I’d returned too late after enduring months of misery and darkness. She deserved to move on. Who the hell was I to come back and fuck with her head again?
Chances are, she’d come back and tell me to fuck off and I wouldn’t. I’d keep fighting for another chance because, fuck, I’d never blow it. I learned the hard way: pushing what you loved away out of fear cost you everything. And I wasn’t a coward anymore. Numbers were just numbers at the end of the day. Elise, on the other hand…Elise was everything to me.
When I heard a car pass by, I flicked Tuck off my lap. He landed on his head – great, I was a cat abuser – and I quickly bent down to check on him, but he sprang up to his feet and galloped away like nothing happened. Chill cat.
I moved to the front door and opened it, peering out into the cold streets. A car door shut and I followed the sound to the neighbour’s driveway. Becky caught my eye, and she narrowed hers as she hurried into her house, cell phone already pressed to her ear. “He’s back,” I heard her hiss as she disappeared inside her house.
Disappointed, I stepped out and walked down the driveway. I stood on the sidewalk, staring from one end to the other, waiting. Elise wasn’t coming back. She was with some guy by the name of Hayden, and she’d probably spend the night with him hoping I’d be gone when she returned come morning.
I ran my hand through my hair and clenched my teeth.

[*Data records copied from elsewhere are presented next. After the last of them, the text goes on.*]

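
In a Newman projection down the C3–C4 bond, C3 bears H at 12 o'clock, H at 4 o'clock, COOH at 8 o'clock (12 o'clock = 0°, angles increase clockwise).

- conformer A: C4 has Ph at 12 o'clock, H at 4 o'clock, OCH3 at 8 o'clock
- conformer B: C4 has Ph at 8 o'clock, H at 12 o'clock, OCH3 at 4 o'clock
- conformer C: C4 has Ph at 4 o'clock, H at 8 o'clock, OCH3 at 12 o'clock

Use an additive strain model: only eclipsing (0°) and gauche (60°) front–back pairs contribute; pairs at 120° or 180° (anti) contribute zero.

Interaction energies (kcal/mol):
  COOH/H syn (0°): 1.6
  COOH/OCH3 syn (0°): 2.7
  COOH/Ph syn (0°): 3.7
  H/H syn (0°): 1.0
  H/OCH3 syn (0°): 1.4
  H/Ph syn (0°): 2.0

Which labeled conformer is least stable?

A (eclipsed): H(0°)/Ph(0°) eclipsed 2.0; H(120°)/H(120°) eclipsed 1.0; COOH(240°)/OCH3(240°) eclipsed 2.7 → 5.7 kcal/mol.
B (eclipsed): H(0°)/H(0°) eclipsed 1.0; H(120°)/OCH3(120°) eclipsed 1.4; COOH(240°)/Ph(240°) eclipsed 3.7 → 6.1 kcal/mol.
C (eclipsed): H(0°)/OCH3(0°) eclipsed 1.4; H(120°)/Ph(120°) eclipsed 2.0; COOH(240°)/H(240°) eclipsed 1.6 → 5.0 kcal/mol.
B has the highest total (6.1 kcal/mol).

B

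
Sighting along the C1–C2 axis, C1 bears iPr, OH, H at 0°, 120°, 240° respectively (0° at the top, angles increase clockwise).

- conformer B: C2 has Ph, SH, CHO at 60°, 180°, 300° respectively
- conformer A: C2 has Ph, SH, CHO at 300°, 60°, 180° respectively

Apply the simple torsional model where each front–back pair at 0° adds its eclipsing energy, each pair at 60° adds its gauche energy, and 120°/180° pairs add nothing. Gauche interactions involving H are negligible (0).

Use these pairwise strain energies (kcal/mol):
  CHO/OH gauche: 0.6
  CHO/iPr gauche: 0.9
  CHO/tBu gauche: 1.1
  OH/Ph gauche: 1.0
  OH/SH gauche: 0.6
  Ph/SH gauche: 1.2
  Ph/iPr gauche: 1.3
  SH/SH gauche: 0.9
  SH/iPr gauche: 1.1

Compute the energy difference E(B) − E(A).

+0.2 kcal/mol

B (staggered): iPr–Ph gauche, iPr–CHO gauche, OH–Ph gauche, OH–SH gauche; 1.3 + 0.9 + 1.0 + 0.6 = 3.8 kcal/mol.
A (staggered): iPr–Ph gauche, iPr–SH gauche, OH–SH gauche, OH–CHO gauche; 1.3 + 1.1 + 0.6 + 0.6 = 3.6 kcal/mol.
E(B) − E(A) = 3.8 − 3.6 = +0.2 kcal/mol.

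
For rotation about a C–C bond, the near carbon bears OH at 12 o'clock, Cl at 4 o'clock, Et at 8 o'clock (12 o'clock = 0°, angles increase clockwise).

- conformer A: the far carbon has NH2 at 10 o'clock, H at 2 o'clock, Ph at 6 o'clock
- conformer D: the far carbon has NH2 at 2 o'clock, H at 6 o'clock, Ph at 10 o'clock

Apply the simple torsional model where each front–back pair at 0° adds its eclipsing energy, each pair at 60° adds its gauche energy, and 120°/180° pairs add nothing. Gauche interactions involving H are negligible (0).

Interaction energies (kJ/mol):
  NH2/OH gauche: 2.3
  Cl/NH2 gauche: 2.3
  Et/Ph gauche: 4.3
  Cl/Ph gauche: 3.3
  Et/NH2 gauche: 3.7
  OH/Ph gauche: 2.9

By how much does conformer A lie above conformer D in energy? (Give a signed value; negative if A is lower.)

+1.8 kJ/mol

A (staggered): OH(0°)/NH2(300°) gauche 2.3; Cl(120°)/Ph(180°) gauche 3.3; Et(240°)/NH2(300°) gauche 3.7; Et(240°)/Ph(180°) gauche 4.3 → 13.6 kJ/mol.
D (staggered): OH(0°)/NH2(60°) gauche 2.3; OH(0°)/Ph(300°) gauche 2.9; Cl(120°)/NH2(60°) gauche 2.3; Et(240°)/Ph(300°) gauche 4.3 → 11.8 kJ/mol.
E(A) − E(D) = 13.6 − 11.8 = +1.8 kJ/mol.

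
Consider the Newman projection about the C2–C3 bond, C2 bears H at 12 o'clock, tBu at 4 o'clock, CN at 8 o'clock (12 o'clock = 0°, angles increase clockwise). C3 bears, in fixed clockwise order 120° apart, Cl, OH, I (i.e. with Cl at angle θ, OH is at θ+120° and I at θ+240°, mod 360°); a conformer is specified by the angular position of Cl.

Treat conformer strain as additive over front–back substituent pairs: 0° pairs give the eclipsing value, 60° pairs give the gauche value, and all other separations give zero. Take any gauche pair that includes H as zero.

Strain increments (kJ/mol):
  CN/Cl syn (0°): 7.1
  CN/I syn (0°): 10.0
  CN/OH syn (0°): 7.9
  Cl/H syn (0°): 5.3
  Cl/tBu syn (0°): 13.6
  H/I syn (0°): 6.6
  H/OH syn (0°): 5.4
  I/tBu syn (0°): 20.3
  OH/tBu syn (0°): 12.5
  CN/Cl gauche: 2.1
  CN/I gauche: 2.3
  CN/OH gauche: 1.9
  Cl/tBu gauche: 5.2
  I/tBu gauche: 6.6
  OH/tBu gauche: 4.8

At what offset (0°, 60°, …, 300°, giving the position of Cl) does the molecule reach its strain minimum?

Cl at 0° (eclipsed): H–Cl eclipsed, tBu–OH eclipsed, CN–I eclipsed; 5.3 + 12.5 + 10.0 = 27.8 kJ/mol.
Cl at 60° (staggered): tBu–Cl gauche, tBu–OH gauche, CN–OH gauche, CN–I gauche; 5.2 + 4.8 + 1.9 + 2.3 = 14.2 kJ/mol.
Cl at 120° (eclipsed): H–I eclipsed, tBu–Cl eclipsed, CN–OH eclipsed; 6.6 + 13.6 + 7.9 = 28.1 kJ/mol.
Cl at 180° (staggered): tBu–Cl gauche, tBu–I gauche, CN–Cl gauche, CN–OH gauche; 5.2 + 6.6 + 2.1 + 1.9 = 15.8 kJ/mol.
Cl at 240° (eclipsed): H–OH eclipsed, tBu–I eclipsed, CN–Cl eclipsed; 5.4 + 20.3 + 7.1 = 32.8 kJ/mol.
Cl at 300° (staggered): tBu–OH gauche, tBu–I gauche, CN–Cl gauche, CN–I gauche; 4.8 + 6.6 + 2.1 + 2.3 = 15.8 kJ/mol.
The minimum (14.2 kJ/mol) occurs with Cl at 60°.

60°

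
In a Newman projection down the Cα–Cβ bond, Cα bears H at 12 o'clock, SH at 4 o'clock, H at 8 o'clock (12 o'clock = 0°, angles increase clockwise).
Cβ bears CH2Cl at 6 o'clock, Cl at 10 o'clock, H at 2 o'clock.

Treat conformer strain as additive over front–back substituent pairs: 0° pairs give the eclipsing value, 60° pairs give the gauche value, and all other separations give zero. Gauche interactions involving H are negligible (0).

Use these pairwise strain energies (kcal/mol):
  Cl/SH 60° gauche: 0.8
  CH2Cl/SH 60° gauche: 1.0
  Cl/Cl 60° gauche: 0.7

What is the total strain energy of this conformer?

1.0 kcal/mol

This conformer (staggered): SH–CH2Cl gauche; 1.0 = 1.0 kcal/mol.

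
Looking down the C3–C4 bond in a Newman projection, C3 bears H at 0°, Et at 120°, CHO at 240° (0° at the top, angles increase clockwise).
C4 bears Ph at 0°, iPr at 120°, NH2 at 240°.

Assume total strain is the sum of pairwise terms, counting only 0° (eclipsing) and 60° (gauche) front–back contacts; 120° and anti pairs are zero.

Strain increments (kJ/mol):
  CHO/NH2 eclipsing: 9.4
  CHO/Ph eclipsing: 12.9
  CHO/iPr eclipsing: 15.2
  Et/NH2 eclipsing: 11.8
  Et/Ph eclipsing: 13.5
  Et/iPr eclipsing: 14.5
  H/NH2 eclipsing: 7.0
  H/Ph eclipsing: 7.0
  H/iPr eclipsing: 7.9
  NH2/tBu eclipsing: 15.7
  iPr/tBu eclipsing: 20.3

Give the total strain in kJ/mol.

30.9 kJ/mol

This conformer (eclipsed): H–Ph eclipsed, Et–iPr eclipsed, CHO–NH2 eclipsed; 7.0 + 14.5 + 9.4 = 30.9 kJ/mol.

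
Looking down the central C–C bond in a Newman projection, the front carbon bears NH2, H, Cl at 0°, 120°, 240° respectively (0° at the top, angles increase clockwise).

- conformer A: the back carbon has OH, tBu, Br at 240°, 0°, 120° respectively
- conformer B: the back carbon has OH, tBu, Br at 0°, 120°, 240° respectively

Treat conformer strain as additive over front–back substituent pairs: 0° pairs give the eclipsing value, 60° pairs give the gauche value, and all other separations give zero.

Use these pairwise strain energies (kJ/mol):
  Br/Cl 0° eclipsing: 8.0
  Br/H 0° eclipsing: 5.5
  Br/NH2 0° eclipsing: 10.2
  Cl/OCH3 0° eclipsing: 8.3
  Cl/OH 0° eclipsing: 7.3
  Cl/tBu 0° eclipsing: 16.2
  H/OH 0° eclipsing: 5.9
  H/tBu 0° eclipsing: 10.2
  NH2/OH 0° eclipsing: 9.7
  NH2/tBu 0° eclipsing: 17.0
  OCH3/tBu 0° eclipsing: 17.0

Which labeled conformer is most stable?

A (eclipsed): NH2–tBu eclipsed, H–Br eclipsed, Cl–OH eclipsed; 17.0 + 5.5 + 7.3 = 29.8 kJ/mol.
B (eclipsed): NH2–OH eclipsed, H–tBu eclipsed, Cl–Br eclipsed; 9.7 + 10.2 + 8.0 = 27.9 kJ/mol.
B has the lowest total (27.9 kJ/mol).

B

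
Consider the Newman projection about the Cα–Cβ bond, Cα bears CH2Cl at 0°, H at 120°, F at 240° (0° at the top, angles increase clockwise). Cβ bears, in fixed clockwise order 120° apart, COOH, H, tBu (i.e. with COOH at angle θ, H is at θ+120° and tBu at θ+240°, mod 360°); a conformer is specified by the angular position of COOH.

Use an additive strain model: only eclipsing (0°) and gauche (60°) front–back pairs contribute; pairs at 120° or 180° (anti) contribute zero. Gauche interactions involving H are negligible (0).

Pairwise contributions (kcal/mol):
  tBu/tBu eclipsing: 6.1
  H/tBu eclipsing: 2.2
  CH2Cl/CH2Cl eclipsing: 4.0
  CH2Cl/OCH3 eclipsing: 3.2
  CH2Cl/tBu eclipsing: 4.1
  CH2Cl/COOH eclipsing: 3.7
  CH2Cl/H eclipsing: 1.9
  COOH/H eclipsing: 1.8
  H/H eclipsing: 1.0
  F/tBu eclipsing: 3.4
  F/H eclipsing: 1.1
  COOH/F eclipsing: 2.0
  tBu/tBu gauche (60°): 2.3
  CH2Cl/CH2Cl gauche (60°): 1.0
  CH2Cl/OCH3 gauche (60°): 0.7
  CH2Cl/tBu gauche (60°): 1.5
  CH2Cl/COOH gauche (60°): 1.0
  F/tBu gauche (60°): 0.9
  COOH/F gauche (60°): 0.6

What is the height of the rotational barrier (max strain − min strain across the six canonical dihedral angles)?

COOH at 0° (eclipsed): CH2Cl(0°)/COOH(0°) eclipsed 3.7; H(120°)/H(120°) eclipsed 1.0; F(240°)/tBu(240°) eclipsed 3.4 → 8.1 kcal/mol.
COOH at 60° (staggered): CH2Cl(0°)/COOH(60°) gauche 1.0; CH2Cl(0°)/tBu(300°) gauche 1.5; F(240°)/tBu(300°) gauche 0.9 → 3.4 kcal/mol.
COOH at 120° (eclipsed): CH2Cl(0°)/tBu(0°) eclipsed 4.1; H(120°)/COOH(120°) eclipsed 1.8; F(240°)/H(240°) eclipsed 1.1 → 7.0 kcal/mol.
COOH at 180° (staggered): CH2Cl(0°)/tBu(60°) gauche 1.5; F(240°)/COOH(180°) gauche 0.6 → 2.1 kcal/mol.
COOH at 240° (eclipsed): CH2Cl(0°)/H(0°) eclipsed 1.9; H(120°)/tBu(120°) eclipsed 2.2; F(240°)/COOH(240°) eclipsed 2.0 → 6.1 kcal/mol.
COOH at 300° (staggered): CH2Cl(0°)/COOH(300°) gauche 1.0; F(240°)/COOH(300°) gauche 0.6; F(240°)/tBu(180°) gauche 0.9 → 2.5 kcal/mol.
Max at 0° (8.1 kcal/mol), min at 180° (2.1 kcal/mol); barrier = 6.0 kcal/mol.

6.0 kcal/mol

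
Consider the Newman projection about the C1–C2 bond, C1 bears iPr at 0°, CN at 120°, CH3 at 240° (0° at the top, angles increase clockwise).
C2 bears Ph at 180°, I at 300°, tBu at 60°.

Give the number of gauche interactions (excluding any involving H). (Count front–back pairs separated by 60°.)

Non-H gauche pairs: iPr(0°)/I(300°); iPr(0°)/tBu(60°); CN(120°)/Ph(180°); CN(120°)/tBu(60°); CH3(240°)/Ph(180°); CH3(240°)/I(300°) — 6 interactions.

6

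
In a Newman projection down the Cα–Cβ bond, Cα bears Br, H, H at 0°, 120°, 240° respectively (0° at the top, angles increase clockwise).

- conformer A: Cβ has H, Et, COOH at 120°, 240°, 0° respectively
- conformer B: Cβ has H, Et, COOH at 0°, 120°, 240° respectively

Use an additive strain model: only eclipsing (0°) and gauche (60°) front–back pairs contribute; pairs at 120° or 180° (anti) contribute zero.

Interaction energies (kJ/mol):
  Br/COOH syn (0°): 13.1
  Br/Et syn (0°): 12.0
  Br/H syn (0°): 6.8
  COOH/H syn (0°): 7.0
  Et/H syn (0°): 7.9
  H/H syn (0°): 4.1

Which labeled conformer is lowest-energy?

B

A (eclipsed): Br–COOH eclipsed, H–H eclipsed, H–Et eclipsed; 13.1 + 4.1 + 7.9 = 25.1 kJ/mol.
B (eclipsed): Br–H eclipsed, H–Et eclipsed, H–COOH eclipsed; 6.8 + 7.9 + 7.0 = 21.7 kJ/mol.
B has the lowest total (21.7 kJ/mol).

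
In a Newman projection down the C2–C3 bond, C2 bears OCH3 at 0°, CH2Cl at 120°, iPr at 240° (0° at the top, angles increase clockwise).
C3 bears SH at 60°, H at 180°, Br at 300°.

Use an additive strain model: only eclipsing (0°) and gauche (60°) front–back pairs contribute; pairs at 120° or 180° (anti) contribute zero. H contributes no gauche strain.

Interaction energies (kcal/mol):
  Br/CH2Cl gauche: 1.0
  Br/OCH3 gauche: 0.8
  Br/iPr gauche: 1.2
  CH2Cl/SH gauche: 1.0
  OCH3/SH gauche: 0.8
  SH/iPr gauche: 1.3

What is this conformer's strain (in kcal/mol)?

This conformer (staggered): OCH3–SH gauche, OCH3–Br gauche, CH2Cl–SH gauche, iPr–Br gauche; 0.8 + 0.8 + 1.0 + 1.2 = 3.8 kcal/mol.

3.8 kcal/mol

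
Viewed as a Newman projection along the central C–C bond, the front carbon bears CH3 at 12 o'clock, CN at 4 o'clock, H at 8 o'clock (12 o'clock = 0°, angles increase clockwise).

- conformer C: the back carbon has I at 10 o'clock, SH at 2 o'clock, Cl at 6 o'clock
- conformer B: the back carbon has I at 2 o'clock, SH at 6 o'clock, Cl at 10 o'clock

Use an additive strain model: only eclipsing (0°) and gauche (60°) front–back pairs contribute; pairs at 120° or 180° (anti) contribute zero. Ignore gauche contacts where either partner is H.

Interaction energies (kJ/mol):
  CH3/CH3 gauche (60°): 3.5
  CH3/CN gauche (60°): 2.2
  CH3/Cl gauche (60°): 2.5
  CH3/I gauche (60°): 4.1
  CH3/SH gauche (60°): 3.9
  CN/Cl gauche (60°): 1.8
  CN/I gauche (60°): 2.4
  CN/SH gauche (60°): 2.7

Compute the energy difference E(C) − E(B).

+0.8 kJ/mol

C (staggered): CH3–I gauche, CH3–SH gauche, CN–SH gauche, CN–Cl gauche; 4.1 + 3.9 + 2.7 + 1.8 = 12.5 kJ/mol.
B (staggered): CH3–I gauche, CH3–Cl gauche, CN–I gauche, CN–SH gauche; 4.1 + 2.5 + 2.4 + 2.7 = 11.7 kJ/mol.
E(C) − E(B) = 12.5 − 11.7 = +0.8 kJ/mol.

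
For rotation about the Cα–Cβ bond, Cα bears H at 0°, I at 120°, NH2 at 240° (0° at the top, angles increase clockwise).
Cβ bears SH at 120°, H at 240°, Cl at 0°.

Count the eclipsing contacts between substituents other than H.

Non-H eclipsing pairs: I(120°)/SH(120°) — 1 interaction.

1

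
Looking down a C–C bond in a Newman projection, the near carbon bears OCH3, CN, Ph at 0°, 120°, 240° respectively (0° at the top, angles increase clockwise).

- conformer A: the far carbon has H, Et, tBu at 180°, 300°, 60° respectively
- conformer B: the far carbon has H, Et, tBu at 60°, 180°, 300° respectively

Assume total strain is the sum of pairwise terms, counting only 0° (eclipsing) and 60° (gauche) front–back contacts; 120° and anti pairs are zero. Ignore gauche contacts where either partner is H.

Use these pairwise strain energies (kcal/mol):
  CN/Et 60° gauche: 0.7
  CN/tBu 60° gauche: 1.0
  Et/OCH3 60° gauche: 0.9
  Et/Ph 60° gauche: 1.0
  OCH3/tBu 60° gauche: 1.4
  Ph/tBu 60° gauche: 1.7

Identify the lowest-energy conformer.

A (staggered): OCH3(0°)/Et(300°) gauche 0.9; OCH3(0°)/tBu(60°) gauche 1.4; CN(120°)/tBu(60°) gauche 1.0; Ph(240°)/Et(300°) gauche 1.0 → 4.3 kcal/mol.
B (staggered): OCH3(0°)/tBu(300°) gauche 1.4; CN(120°)/Et(180°) gauche 0.7; Ph(240°)/Et(180°) gauche 1.0; Ph(240°)/tBu(300°) gauche 1.7 → 4.8 kcal/mol.
A has the lowest total (4.3 kcal/mol).

A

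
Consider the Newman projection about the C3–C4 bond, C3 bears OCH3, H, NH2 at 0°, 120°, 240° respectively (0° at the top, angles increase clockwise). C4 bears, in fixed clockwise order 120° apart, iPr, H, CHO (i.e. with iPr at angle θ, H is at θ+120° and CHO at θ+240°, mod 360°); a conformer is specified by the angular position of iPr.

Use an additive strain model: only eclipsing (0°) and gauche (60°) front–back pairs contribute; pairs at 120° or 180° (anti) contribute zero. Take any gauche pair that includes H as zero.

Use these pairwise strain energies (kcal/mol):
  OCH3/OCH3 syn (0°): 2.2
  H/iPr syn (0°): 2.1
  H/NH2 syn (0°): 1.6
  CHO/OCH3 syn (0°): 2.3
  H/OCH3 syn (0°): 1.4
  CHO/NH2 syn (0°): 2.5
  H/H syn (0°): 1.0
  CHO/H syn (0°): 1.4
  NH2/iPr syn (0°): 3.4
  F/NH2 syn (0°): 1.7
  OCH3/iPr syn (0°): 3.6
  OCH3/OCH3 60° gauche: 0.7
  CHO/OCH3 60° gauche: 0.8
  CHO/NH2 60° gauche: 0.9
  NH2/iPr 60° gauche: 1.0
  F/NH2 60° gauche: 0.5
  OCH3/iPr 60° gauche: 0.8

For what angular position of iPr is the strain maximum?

iPr at 0° (eclipsed): OCH3(0°)/iPr(0°) eclipsed 3.6; H(120°)/H(120°) eclipsed 1.0; NH2(240°)/CHO(240°) eclipsed 2.5 → 7.1 kcal/mol.
iPr at 60° (staggered): OCH3(0°)/iPr(60°) gauche 0.8; OCH3(0°)/CHO(300°) gauche 0.8; NH2(240°)/CHO(300°) gauche 0.9 → 2.5 kcal/mol.
iPr at 120° (eclipsed): OCH3(0°)/CHO(0°) eclipsed 2.3; H(120°)/iPr(120°) eclipsed 2.1; NH2(240°)/H(240°) eclipsed 1.6 → 6.0 kcal/mol.
iPr at 180° (staggered): OCH3(0°)/CHO(60°) gauche 0.8; NH2(240°)/iPr(180°) gauche 1.0 → 1.8 kcal/mol.
iPr at 240° (eclipsed): OCH3(0°)/H(0°) eclipsed 1.4; H(120°)/CHO(120°) eclipsed 1.4; NH2(240°)/iPr(240°) eclipsed 3.4 → 6.2 kcal/mol.
iPr at 300° (staggered): OCH3(0°)/iPr(300°) gauche 0.8; NH2(240°)/iPr(300°) gauche 1.0; NH2(240°)/CHO(180°) gauche 0.9 → 2.7 kcal/mol.
The maximum (7.1 kcal/mol) occurs with iPr at 0°.

0°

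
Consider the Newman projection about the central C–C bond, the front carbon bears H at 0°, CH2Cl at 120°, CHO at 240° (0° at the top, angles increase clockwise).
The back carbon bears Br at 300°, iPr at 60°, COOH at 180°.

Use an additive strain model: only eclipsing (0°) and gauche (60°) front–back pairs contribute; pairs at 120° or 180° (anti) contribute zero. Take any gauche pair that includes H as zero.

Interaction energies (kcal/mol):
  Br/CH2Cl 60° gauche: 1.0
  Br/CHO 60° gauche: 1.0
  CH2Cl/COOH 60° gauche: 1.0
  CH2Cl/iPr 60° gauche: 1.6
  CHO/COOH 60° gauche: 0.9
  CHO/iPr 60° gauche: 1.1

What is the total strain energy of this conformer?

This conformer is staggered. CH2Cl at 120° is gauche with iPr at 60° (1.6); CH2Cl at 120° is gauche with COOH at 180° (1.0); CHO at 240° is gauche with Br at 300° (1.0); CHO at 240° is gauche with COOH at 180° (0.9). Total 4.5 kcal/mol.

4.5 kcal/mol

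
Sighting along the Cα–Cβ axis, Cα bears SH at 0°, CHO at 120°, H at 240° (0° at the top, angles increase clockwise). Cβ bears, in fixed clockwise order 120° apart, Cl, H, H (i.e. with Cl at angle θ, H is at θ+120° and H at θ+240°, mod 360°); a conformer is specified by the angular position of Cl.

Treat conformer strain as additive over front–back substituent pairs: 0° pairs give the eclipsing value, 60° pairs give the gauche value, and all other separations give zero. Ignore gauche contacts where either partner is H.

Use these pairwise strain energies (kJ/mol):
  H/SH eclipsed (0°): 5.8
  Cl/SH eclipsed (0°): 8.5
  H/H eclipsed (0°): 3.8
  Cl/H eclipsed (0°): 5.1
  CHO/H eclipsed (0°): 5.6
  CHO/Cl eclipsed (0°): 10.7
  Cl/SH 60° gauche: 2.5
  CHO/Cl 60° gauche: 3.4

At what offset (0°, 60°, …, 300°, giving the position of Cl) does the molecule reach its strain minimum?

Cl at 0° (eclipsed): SH(0°)/Cl(0°) eclipsed 8.5; CHO(120°)/H(120°) eclipsed 5.6; H(240°)/H(240°) eclipsed 3.8 → 17.9 kJ/mol.
Cl at 60° (staggered): SH(0°)/Cl(60°) gauche 2.5; CHO(120°)/Cl(60°) gauche 3.4 → 5.9 kJ/mol.
Cl at 120° (eclipsed): SH(0°)/H(0°) eclipsed 5.8; CHO(120°)/Cl(120°) eclipsed 10.7; H(240°)/H(240°) eclipsed 3.8 → 20.3 kJ/mol.
Cl at 180° (staggered): CHO(120°)/Cl(180°) gauche 3.4 → 3.4 kJ/mol.
Cl at 240° (eclipsed): SH(0°)/H(0°) eclipsed 5.8; CHO(120°)/H(120°) eclipsed 5.6; H(240°)/Cl(240°) eclipsed 5.1 → 16.5 kJ/mol.
Cl at 300° (staggered): SH(0°)/Cl(300°) gauche 2.5 → 2.5 kJ/mol.
The minimum (2.5 kJ/mol) occurs with Cl at 300°.

300°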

Pain rocked me to the core and I had to stop and take a few deep breaths to calm myself. I closed my eyes and tried to accept it. I had failed her, but god, what a journey we’d led, and it pained me because I felt like we truly hadn’t even started yet.
Knock. Knock.
My eyes whipped open. I spun around, searching for the sound.
Knock. Knock.
I stopped mid-step and stared at my car and at the tall, slender figure leaning against it. My gaze slowly travelled up those black fluffy boots, snowflake leggings, plaid jacket, long blonde hair, and stopped when it reached those ocean blue eyes. I took a step closer to her, a lump caught in my throat as she smiled at me with glistening eyes.